Due vittorie consecutive alle spalle contro Sassuolo e Chievo sono la base da cui parte mister Donadoni nella sua analisi alla vigilia della trasferta di Firenze: “Non mi interessa trasmettere alla squadra la voglia della terza vittoria, ma quello di una crescita graduale che ci permetta di scendere sempre in campo con la giusta convinzione. Anche nelle ultime due partite abbiamo sofferto e faticato come nelle precedenti. Servono sempre convinzione e consapevolezza nei propri mezzi: dopo viene tutto di conseguenza, anche il gusto ed il divertimento nello stare in campo“. Al ritorno dalla settimana con le Nazionali poi c’è da fare la conta ed il tecnico spiega: “L’esordio è stato un bel messaggio per Verdi, respirare quell’aria e vestire quella maglia fa bene. Sono contento per lui ma tutto dipende dal lavoro in settimana e quanto successo servirà da stimolo ulteriore. Helander purtroppo invece è infortunato mentre invece Pulgar torna lunedì, gli altri stanno abbastanza bene quindi oggi voglio capire chi è più fresco in vista della gara di domani“. Ecco allora che Donadoni guarda alla sfida di domani pomeriggio fornendo anche qualche delucidazione a livello tattico: “Voglio una bella prestazione contro la Fiorentina. L’idea di aver giocato a tre dietro avendo avuto buone risposte mi piace ma non ho ancora deciso. Vorrei schierare una formazione che mi permetta di passare da un modulo all’altro anche in corso d’opera quindi con giocatori duttili. In passato è una cosa che ho già fatto e so che richiede un lavoro particolare agli esterni sulle due fasi di gioco. La duttilità e la generosità di Krejci possono anche renderlo simile a Biabiany che avevo al Parma il quale però aveva qualche gol in più nei piedi“. Fiorentina come modello di crescita per il Bologna? Il mister non è del tutto d’accordo e spiega: “Guardiamo il percorso della Fiorentina nell’ultimo decennio: è stata sempre stabile in una certa zona di classifica. Possiamo ambire anche noi a quel livello ma per il momento si tratta di una similitudine prematura anche se il mio desiderio è sicuramente questo. La volontà è quella di crescere sempre e a tutti i livelli tra giocatori, staff tecnico, dirigenti e presidente così come nei desideri dei tifosi che ci sono sempre stati vicini. Non dobbiamo però neanche dimenticarci del percorso che ha fatto il Bologna negli ultimi anni anche se purtroppo ce ne si scorda in fretta e si pretende sempre di più“.

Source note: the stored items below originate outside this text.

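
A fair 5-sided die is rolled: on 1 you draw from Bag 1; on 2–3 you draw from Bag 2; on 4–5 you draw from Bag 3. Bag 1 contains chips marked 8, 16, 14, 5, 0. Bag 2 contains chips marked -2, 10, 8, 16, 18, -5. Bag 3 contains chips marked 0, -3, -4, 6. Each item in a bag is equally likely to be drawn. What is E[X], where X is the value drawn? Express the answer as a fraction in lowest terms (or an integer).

E[X | Bag 1] = (8 + 16 + 14 + 5 + 0)/5 = 43/5
E[X | Bag 2] = (-2 + 10 + 8 + 16 + 18 − 5)/6 = 15/2
E[X | Bag 3] = (0 − 3 − 4 + 6)/4 = -1/4
E[X] = (1/5)·43/5 + (2/5)·15/2 + (2/5)·(-1/4) = 231/50

231/50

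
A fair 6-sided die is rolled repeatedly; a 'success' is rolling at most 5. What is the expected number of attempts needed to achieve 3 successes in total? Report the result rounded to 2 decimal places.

3.60

By linearity (sum of 3 independent geometric waits), E[trials] = 3/p = 3/(5/6) = 18/5.
≈ 3.60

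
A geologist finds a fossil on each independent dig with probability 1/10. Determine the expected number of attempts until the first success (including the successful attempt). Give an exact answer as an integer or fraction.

For a geometric distribution, E[trials] = 1/p = 1/(1/10) = 10.

10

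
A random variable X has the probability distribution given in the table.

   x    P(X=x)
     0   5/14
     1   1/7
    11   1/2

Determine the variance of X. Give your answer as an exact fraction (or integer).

E[X] = (5/14)·0 + (1/7)·1 + (1/2)·11 = 79/14
E[X²] = (5/14)·0 + (1/7)·1 + (1/2)·121 = 849/14
Var(X) = 849/14 − (79/14)² = 5645/196

5645/196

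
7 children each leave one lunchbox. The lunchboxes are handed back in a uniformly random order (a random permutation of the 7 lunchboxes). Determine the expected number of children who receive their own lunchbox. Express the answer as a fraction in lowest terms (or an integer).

1

Let Xᵢ = 1 if person i gets their own lunchbox. For each i, P(Xᵢ=1) = 1/7.
By linearity of expectation, E[X₁+…+X_7] = 7·(1/7) = 1.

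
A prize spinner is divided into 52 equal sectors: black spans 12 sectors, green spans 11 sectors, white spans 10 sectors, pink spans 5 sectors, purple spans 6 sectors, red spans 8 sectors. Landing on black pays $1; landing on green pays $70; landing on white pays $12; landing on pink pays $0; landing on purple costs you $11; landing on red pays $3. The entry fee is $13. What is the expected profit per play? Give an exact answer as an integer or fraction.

46/13 dollars

E[payout] = (12/52)·1 + (11/52)·70 + (10/52)·12 + (5/52)·0 + (6/52)·(-11) + (8/52)·3 = 215/13
Expected profit = 215/13 − 13 = 46/13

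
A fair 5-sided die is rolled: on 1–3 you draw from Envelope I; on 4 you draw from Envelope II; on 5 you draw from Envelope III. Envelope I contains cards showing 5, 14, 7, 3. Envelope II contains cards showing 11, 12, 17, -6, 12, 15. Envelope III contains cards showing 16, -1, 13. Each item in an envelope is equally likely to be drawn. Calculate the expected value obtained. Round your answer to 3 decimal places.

E[X | Envelope I] = (5 + 14 + 7 + 3)/4 = 29/4
E[X | Envelope II] = (11 + 12 + 17 − 6 + 12 + 15)/6 = 61/6
E[X | Envelope III] = (16 − 1 + 13)/3 = 28/3
E[X] = (3/5)·29/4 + (1/5)·61/6 + (1/5)·28/3 = 33/4 ≈ 8.250

8.250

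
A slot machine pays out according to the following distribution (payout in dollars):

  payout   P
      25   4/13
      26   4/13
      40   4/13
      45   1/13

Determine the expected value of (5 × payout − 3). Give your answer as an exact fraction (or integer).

E[5x-3] = (4/13)·122 + (4/13)·127 + (4/13)·197 + (1/13)·222
     = 2006/13

2006/13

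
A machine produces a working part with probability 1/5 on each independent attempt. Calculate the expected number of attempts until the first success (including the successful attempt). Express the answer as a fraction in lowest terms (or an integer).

For a geometric distribution, E[trials] = 1/p = 1/(1/5) = 5.

5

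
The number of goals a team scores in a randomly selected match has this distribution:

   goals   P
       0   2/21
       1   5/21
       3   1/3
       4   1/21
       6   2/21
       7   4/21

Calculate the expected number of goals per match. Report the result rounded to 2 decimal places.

3.33

E[X] = (2/21)·0 + (5/21)·1 + (1/3)·3 + (1/21)·4 + (2/21)·6 + (4/21)·7
     = 10/3 ≈ 3.33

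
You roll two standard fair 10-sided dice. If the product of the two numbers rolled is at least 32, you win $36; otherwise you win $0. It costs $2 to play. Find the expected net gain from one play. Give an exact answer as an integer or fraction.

E[payout] = (61/100)·0 + (39/100)·36 = 351/25
Expected profit = 351/25 − 2 = 301/25

301/25 dollars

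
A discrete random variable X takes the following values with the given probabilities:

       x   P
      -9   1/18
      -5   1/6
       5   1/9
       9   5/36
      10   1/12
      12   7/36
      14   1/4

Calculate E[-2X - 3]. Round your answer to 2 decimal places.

-17.28

E[-2x-3] = (1/18)·15 + (1/6)·7 + (1/9)·(-13) + (5/36)·(-21) + (1/12)·(-23) + (7/36)·(-27) + (1/4)·(-31)
     = -311/18 ≈ -17.28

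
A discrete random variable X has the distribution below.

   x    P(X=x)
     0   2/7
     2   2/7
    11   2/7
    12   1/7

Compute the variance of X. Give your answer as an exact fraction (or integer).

1314/49

E[X] = (2/7)·0 + (2/7)·2 + (2/7)·11 + (1/7)·12 = 38/7
E[X²] = (2/7)·0 + (2/7)·4 + (2/7)·121 + (1/7)·144 = 394/7
Var(X) = 394/7 − (38/7)² = 1314/49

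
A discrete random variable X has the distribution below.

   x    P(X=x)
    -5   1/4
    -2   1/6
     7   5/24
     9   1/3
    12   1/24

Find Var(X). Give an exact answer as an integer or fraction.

2479/64

E[X] = (1/4)·(-5) + (1/6)·(-2) + (5/24)·7 + (1/3)·9 + (1/24)·12 = 27/8
E[X²] = (1/4)·25 + (1/6)·4 + (5/24)·49 + (1/3)·81 + (1/24)·144 = 401/8
Var(X) = 401/8 − (27/8)² = 2479/64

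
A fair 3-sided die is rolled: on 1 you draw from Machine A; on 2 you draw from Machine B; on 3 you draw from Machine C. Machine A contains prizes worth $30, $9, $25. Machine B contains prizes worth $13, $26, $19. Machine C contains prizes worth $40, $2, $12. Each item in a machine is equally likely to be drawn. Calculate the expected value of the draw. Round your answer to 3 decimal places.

$19.556

E[X | Machine A] = (30 + 9 + 25)/3 = 64/3
E[X | Machine B] = (13 + 26 + 19)/3 = 58/3
E[X | Machine C] = (40 + 2 + 12)/3 = 18
E[X] = (1/3)·64/3 + (1/3)·58/3 + (1/3)·18 = 176/9 ≈ 19.556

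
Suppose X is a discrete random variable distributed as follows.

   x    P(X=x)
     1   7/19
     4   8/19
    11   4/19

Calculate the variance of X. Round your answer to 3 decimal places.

13.496

E[X] = (7/19)·1 + (8/19)·4 + (4/19)·11 = 83/19
E[X²] = (7/19)·1 + (8/19)·16 + (4/19)·121 = 619/19
Var(X) = 619/19 − (83/19)² = 4872/361 ≈ 13.496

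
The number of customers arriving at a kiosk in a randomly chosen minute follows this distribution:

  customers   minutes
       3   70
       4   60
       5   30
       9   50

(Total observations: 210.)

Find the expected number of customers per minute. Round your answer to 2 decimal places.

5.00

Total = 210, so P(customers=3) = 70/210, etc.
E[X] = (1/3)·3 + (2/7)·4 + (1/7)·5 + (5/21)·9
     = 5 ≈ 5.00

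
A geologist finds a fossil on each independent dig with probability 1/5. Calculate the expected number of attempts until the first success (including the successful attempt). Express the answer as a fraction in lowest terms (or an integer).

5

For a geometric distribution, E[trials] = 1/p = 1/(1/5) = 5.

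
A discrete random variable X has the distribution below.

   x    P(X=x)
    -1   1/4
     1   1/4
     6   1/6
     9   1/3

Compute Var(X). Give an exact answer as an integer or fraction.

E[X] = (1/4)·(-1) + (1/4)·1 + (1/6)·6 + (1/3)·9 = 4
E[X²] = (1/4)·1 + (1/4)·1 + (1/6)·36 + (1/3)·81 = 67/2
Var(X) = 67/2 − (4)² = 35/2

35/2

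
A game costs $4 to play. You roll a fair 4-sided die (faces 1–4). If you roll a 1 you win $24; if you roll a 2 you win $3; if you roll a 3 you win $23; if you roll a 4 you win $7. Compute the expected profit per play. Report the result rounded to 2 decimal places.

E[payout] = (1/4)·3 + (1/4)·7 + (1/4)·23 + (1/4)·24 = 57/4
Expected profit = 57/4 − 4 = 41/4 ≈ $10.25

$10.25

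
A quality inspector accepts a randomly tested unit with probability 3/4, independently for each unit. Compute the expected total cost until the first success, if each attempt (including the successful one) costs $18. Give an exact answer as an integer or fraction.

E[#attempts] = 1/p = 4/3; E[cost] = 18·4/3 = 24.

$24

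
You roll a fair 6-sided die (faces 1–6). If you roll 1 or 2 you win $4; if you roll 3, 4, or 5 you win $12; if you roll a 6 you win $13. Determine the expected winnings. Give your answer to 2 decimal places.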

Krejci come Biabiany? Per Donadoni il paragone può reggere (ph. Zimbio)

La domanda sul futuro a questo punto non può che riguardare proprio il contratto del tecnico, in procinto di firmare un rinnovo fino al 2020 con il presidente Saputo: “Far parte di un percorso simile è stimolante – spiega il mister – sono contento di esserci. Il prossimo anno vogliamo fare ancora meglio anche se non basta dirlo, serve anche la rosa adatta a fare certi discorsi. Nell’ultimo mese siamo passati dai pensieri sul rinnovo a quelli sull’esonero ma adesso dobbiamo solo finire al meglio la stagione. Non ho alcuna fretta di firmare un rinnovo, ora voglio solo capire quale sarà il nostro percorso e il contratto verrà di conseguenza“. Un discorso analogo poi viene trasferito anche ai giocatori con Donadoni che spiega: “Il finale di stagione deve dimostrare stimoli e carattere dei giocatori per agevolare il lavoro della dirigenza in fase di mercato. Un ‘ni’ di oggi può diventare un ‘no’ definitivo ma anche un ‘si’ convinto. Se capisci che c’è margine di crescita allora si può guardare avanti, se invece senti che un ragazzo non può dare nulla di più allora si fanno ragionamenti diversi anche prendendosi qualche rischio. Esempi? Qui ci sono tanti giovani al primo anno come Verdi, Di Francesco, Nagy e Krejci. Ma anche ragazzi come Masina che l’anno scorso ha avuto un finale difficile e poi si è ripreso. E poi ancora Donsah e Pulgar“. Infine una battuta sul malumore di Destro al termine della gara contro il Chievo: “Sono stato calciatore e capisco cosa significhi vivere certi momenti. L’insoddisfazione è sempre relativa alla propria prestazione e non al risultato della squadra. Vuol dire pretendere sempre qualcosa di più da se stessi e per perseguire questo scopo mi andrebbe bene anche vedere sempre dei musi lunghi“.